Why do I get this Error ?

with open("C:\Users\frederic\Desktop\WinPython-64bit-3.4.4.3Qt5\notebooks\scores.txt","r") as scoreFile: ^ SyntaxError: (unicode error) 'unicodeescape' codec can't decode bytes in position 2-3: truncated \UXXXXXXXX escape.

回答1:

You need to use raw strings with Windows-style filenames:

with open(r"C:\Users\frederic\Desktop\WinPython-64bit-3.4.4.3Qt5\notebooks\scores.txt", 'r') as scoreFile:
         ^^

Otherwise, Python's string engine thinks that \U is the start of a Unicode escape sequence - which of course it isn't in this case.

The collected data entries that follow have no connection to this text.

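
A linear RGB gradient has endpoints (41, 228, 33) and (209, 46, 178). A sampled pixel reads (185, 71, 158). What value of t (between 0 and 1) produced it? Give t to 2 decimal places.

Invert the lerp on the G channel (largest span, 182): t = (71 − 228) / (46 − 228) = -157/-182 = 0.86264.
Check on R: (185 − 41)/(209 − 41) = 0.8571 ✓

0.86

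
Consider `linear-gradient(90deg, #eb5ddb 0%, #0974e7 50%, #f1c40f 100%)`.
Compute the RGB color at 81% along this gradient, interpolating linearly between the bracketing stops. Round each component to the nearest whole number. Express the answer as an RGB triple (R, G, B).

(153, 166, 97)

81% lies between the 50% and 100% stops, so the local fraction is t = (81 − 50)/(100 − 50) = 31/50 ≈ 0.62.
#0974e7 → (9, 116, 231); #f1c40f → (241, 196, 15).
R = 9 + 0.62 × (241 − 9) = 152.84 → 153
G = 116 + 0.62 × (196 − 116) = 165.6 → 166
B = 231 + 0.62 × (15 − 231) = 97.08 → 97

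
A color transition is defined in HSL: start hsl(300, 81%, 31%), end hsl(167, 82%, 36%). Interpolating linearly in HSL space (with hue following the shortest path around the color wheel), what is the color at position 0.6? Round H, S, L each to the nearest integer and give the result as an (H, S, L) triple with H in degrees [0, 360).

Hue arc: Δh = 167 − 300 = -133° (|Δh| ≤ 180, already the shorter path).
H = 300 + 0.6 × (-133) = 220.2 → 220°
S = 81 + 0.6 × (82 − 81) = 81.6 → 82%
L = 31 + 0.6 × (36 − 31) = 34 → 34%

(220, 82, 34)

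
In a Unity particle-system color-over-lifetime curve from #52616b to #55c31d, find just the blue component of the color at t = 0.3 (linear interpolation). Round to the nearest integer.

B₁ = 107 (from #52616b), B₂ = 29 (from #55c31d).
B = 107 + 0.3 × (29 − 107) = 83.6 → 84

84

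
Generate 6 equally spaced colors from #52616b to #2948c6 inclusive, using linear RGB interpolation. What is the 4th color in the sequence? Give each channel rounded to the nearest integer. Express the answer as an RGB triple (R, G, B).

(57, 82, 162)

With 6 swatches and endpoints inclusive, swatch 4 sits at t = (4 − 1)/(6 − 1) = 3/5 ≈ 0.6.
#52616b → (82, 97, 107); #2948c6 → (41, 72, 198).
R = 82 + 0.6 × (41 − 82) = 57.4 → 57
G = 97 + 0.6 × (72 − 97) = 82 → 82
B = 107 + 0.6 × (198 − 107) = 161.6 → 162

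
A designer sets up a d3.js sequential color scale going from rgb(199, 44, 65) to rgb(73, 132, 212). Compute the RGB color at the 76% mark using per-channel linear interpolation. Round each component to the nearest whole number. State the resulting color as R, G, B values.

76% corresponds to t = 0.76.
R = 199 + 0.76 × (73 − 199) = 199 + 0.76 × -126 = 103.24 → 103
G = 44 + 0.76 × (132 − 44) = 44 + 0.76 × 88 = 110.88 → 111
B = 65 + 0.76 × (212 − 65) = 65 + 0.76 × 147 = 176.72 → 177

(103, 111, 177)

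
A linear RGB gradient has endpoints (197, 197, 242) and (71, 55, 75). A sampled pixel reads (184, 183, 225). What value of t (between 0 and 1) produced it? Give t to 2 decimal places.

Invert the lerp on the B channel (largest span, 167): t = (225 − 242) / (75 − 242) = -17/-167 = 0.1018.
Check on R: (184 − 197)/(71 − 197) = 0.1032 ✓

0.10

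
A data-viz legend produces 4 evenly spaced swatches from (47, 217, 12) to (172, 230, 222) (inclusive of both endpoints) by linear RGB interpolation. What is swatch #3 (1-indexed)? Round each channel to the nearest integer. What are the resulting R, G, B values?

With 4 swatches and endpoints inclusive, swatch 3 sits at t = (3 − 1)/(4 − 1) = 2/3 ≈ 0.6667.
R = 47 + 0.6667 × (172 − 47) = 130.337 → 130
G = 217 + 0.6667 × (230 − 217) = 225.667 → 226
B = 12 + 0.6667 × (222 − 12) = 152.007 → 152

(130, 226, 152)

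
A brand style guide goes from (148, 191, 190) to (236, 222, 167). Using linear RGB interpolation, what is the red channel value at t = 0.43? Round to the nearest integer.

R = 148 + 0.43 × (236 − 148) = 185.84 → 186

186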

Also, be careful also your scoreFile.close() is useless:

The with statement replace a try and catch. It also automatically close the file after the block. That mean you can delete the scoreFile.close() line.

Also, you can change the line if len(row) != 0 According to PEP8:

For sequences, (strings, lists, tuples), use the fact that empty sequences are false.

Yes: if not seq: if seq:

No: if len(seq): if not len(seq):

One last thing, your for loop isn't good either, to read csv you better start copying an example from the doc first!

with open('eggs.csv', 'rb') as csvfile:
    spamreader = csv.reader(csvfile, delimiter=' ', quotechar='|')
    for row in spamreader:
       print ', '.join(row)


回答2:

you may try this:

import csv
import io

def guess_encoding(csv_file):
    """guess the encoding of the given file"""
    with io.open(csv_file, "rb") as f:
        data = f.read(5)
    if data.startswith(b"\xEF\xBB\xBF"):  # UTF-8 with a "BOM"
        return ["utf-8-sig"]
    elif data.startswith(b"\xFF\xFE") or data.startswith(b"\xFE\xFF"):
        return ["utf-16"]
    else:  # in Windows, guessing utf-8 doesn't work, so we have to try
        try:
            with io.open(csv_file, encoding="utf-8") as f:
                preview = f.read(222222)
                return ["utf-8"]
        except:
            return [locale.getdefaultlocale()[1], "utf-8"]

encodings = guess_encoding(r"C:\Users\frederic\Desktop\WinPython-64bit-3.4.4.3Qt5\notebooks\scores.txt")[0])

# then your code with 
with open(r"C:\Users\frederic\Desktop\WinPython-64bit-3.4.4.3Qt5\notebooks\scores.txt","r", encoding=encodings[0]) as scoreFile: